How to understand this? Every connection with server is good. Is this should I worry about, will it slow down network performance?

p.s. found interesting topic here: https://forums.gentoo.org/viewtopic-p-3497273.html#3497273 but in my issue, every connection is unreplied.

----------

## Ant P.

The "[UNREPLIED]" means it's trying to connect, but the server didn't/won't acknowledge it and open a connection for whatever reason.

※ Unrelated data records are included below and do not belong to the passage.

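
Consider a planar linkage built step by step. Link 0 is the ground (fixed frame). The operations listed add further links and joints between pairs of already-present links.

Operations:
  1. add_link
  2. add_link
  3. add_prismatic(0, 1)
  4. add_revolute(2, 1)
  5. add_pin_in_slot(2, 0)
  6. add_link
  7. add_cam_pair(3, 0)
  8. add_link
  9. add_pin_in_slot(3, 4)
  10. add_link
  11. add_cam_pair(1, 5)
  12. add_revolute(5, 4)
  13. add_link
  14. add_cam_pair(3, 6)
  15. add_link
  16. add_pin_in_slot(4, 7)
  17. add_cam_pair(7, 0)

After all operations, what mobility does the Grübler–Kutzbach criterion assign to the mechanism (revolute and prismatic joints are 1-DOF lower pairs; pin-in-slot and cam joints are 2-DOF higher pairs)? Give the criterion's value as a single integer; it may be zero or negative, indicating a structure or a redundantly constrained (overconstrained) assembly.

M = 8

(L,J1,J2)=(1,0,0); link0 fixed
link1: (2,0,0)
link2: (3,0,0)
P 0-1 [J1]: (3,1,0)
R 2-1 [J1]: (3,2,0)
PS 2-0 [J2]: (3,2,1)
link3: (4,2,1)
C 3-0 [J2]: (4,2,2)
link4: (5,2,2)
PS 3-4 [J2]: (5,2,3)
link5: (6,2,3)
C 1-5 [J2]: (6,2,4)
R 5-4 [J1]: (6,3,4)
link6: (7,3,4)
C 3-6 [J2]: (7,3,5)
link7: (8,3,5)
PS 4-7 [J2]: (8,3,6)
C 7-0 [J2]: (8,3,7)
Grübler: 3·7 − 2·3 − 7 = 8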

Those expiry times do look a lot higher than normal, but it shouldn't hurt anything.

----------

## Fenixoid

So if there's no connection (in this issue imap), how come every mailbox check comes with no errors and you can read, send anything you want via imap?

----------

## malern

 *Fenixoid wrote:*   

> why "time to live" is so huge? Is this routers problem, or OE, or server's with postfix?

 

The timeout value is how long conntrack will remember the connection for. It's not the standard IP hop ttl, and therefore has nothing to do with the other machines. You can check/change conntracks default timeouts via /proc/sys/net/netfilter/

 *Fenixoid wrote:*   

> So if there's no connection (in this issue imap), how come every mailbox check comes with no errors and you can read, send anything you want via imap?

 

There was no reply for those 21 SYN_SENT packets. It's not uncommon for a few packets to get lost on a network. The OS will normally automatically resend packets that get lost, so you probably won't even notice.

----------